Все, что Персеваль говорит о том лечении, которое он хотел бы получить, вращается вокруг понятия ответственности. Его брату Спенсеру следовало проявить понимание такого рода, которое бы возложило ответственность за веру или сомнения в вопросе галлюцинаций на самого больного. Простое отрицание или высмеивание галлюцинаторного материала только уменьшает самоуважение больного. Этим декларируется, что он не способен на необходимое благоразумие, и толкает его на дальнейшее окарикатуривание приписываемой ему слабости.

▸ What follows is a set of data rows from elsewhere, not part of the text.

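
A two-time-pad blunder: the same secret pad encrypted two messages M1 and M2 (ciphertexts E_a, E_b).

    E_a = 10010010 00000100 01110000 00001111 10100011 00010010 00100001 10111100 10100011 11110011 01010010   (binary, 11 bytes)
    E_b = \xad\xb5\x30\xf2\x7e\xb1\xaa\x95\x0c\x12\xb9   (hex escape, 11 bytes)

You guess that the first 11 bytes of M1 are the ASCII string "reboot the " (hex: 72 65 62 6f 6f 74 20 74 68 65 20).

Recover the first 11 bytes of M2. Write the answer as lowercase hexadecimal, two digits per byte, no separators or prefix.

4dd42292b2d7ab5dc784cb

First, E_a ⊕ E_b = (M1 ⊕ K) ⊕ (M2 ⊕ K) = M1 ⊕ M2, so the key drops out. Then M2 = (M1 ⊕ M2) ⊕ M1 over the first 11 bytes.
byte 0: (92 xor ad) xor 72 = 3f xor 72 = 4d
byte 1: (04 xor b5) xor 65 = b1 xor 65 = d4
byte 2: (70 xor 30) xor 62 = 40 xor 62 = 22
byte 3: (0f xor f2) xor 6f = fd xor 6f = 92
byte 4: (a3 xor 7e) xor 6f = dd xor 6f = b2
byte 5: (12 xor b1) xor 74 = a3 xor 74 = d7
byte 6: (21 xor aa) xor 20 = 8b xor 20 = ab
byte 7: (bc xor 95) xor 74 = 29 xor 74 = 5d
byte 8: (a3 xor 0c) xor 68 = af xor 68 = c7
byte 9: (f3 xor 12) xor 65 = e1 xor 65 = 84
byte 10: (52 xor b9) xor 20 = eb xor 20 = cb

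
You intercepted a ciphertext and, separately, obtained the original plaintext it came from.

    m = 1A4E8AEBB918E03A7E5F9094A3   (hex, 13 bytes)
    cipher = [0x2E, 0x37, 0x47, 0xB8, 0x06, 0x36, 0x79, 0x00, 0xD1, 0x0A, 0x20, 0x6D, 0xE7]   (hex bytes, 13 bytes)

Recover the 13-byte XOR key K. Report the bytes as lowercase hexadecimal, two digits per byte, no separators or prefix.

Since cipher = m ⊕ K, XORing both sides with m gives K = m ⊕ cipher.
byte 0: 1a ⊕ 2e = 34
byte 1: 4e ⊕ 37 = 79
byte 2: 8a ⊕ 47 = cd
byte 3: eb ⊕ b8 = 53
byte 4: b9 ⊕ 06 = bf
byte 5: 18 ⊕ 36 = 2e
byte 6: e0 ⊕ 79 = 99
byte 7: 3a ⊕ 00 = 3a
byte 8: 7e ⊕ d1 = af
byte 9: 5f ⊕ 0a = 55
byte 10: 90 ⊕ 20 = b0
byte 11: 94 ⊕ 6d = f9
byte 12: a3 ⊕ e7 = 44

3479cd53bf2e993aaf55b0f944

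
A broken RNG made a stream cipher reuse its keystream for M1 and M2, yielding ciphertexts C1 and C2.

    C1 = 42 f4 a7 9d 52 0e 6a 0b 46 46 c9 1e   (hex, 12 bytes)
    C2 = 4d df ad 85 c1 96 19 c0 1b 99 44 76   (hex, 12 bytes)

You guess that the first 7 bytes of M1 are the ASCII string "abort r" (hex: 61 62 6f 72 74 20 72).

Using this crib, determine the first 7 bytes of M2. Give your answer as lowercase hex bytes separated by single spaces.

6e 49 65 6a e7 b8 01

First, C1 ⊕ C2 = (M1 ⊕ K) ⊕ (M2 ⊕ K) = M1 ⊕ M2, so the key drops out. Then M2 = (M1 ⊕ M2) ⊕ M1 over the first 7 bytes.
byte 0: (42 ^ 4d) ^ 61 = 0f ^ 61 = 6e
byte 1: (f4 ^ df) ^ 62 = 2b ^ 62 = 49
byte 2: (a7 ^ ad) ^ 6f = 0a ^ 6f = 65
byte 3: (9d ^ 85) ^ 72 = 18 ^ 72 = 6a
byte 4: (52 ^ c1) ^ 74 = 93 ^ 74 = e7
byte 5: (0e ^ 96) ^ 20 = 98 ^ 20 = b8
byte 6: (6a ^ 19) ^ 72 = 73 ^ 72 = 01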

Черно-белый мир параноика может показаться очень определенным, но он базируется не на определенности. Его роль, скорее, компенсаторная. Это -- отрицание накопившихся внутренних страхов и слабостей, созданных долгим и горьким опытом пребывания в положении того, на кого всегда сваливают вину. Персеваль ничего не говорит о том, что его родители, братья и сестры делали для усиления этого чувства слабости и малоценности, однако он приводит некоторые подробности того, как с ним обращались его галлюцинаторные голоса. Он пишет о начале своего психоза в Дублине:
Сущность, казавшаяся мне Святым духом, мучила меня приказами говорить различные вещи. Когда я пытался это делать, я часто слышал вселяющий страх упрек, что я говорю своими собственными словами, а не данными мне. Эти противоречивые приказы были причиной непоследовательности моего поведения. В конце концов эти фантазии привели меня к полному умопомешательству. Под страхом ужасных мук, под угрозой обвинения в ужасающей неблагодарности, под угрозой гнева Святого духа, я получал приказ говорить. Как только я пытался говорить, меня в резкой и оскорбительной форме упрекали, что я не говорю словами, посланными мне духом. Я пытался снова, и снова все было не так. Когда я мысленно уверял, что не понимаю, что надо делать, меня обвиняли в лживости, обмане и нежелании выполнить приказ. Тогда я терял терпение и говорил все как придется, чтобы показать, что дело тут не в страхе, неспособности или самоволии. И когда я это делал, я чувствовал боль в нервах гортани и горла, что убеждало меня, что я бунтую не только против Бога, но и против природы, и я вновь впадал в мучительное чувство безнадежности и неблагодарности.
Голоса преподносят ему ложный тезис об альтернативах поведения, из которых он может выбрать ту, которую голоса одобряют. Он пытается повиноваться, делает выбор, но всегда получает обвинение более абстрактного уровня, например, его обвиняют в неискренности. Голоса заключают его в так называемый "даблбайнд" (double bind): даже если он поступает правильно, его обвиняют, что он сделал это по неправильным причинам.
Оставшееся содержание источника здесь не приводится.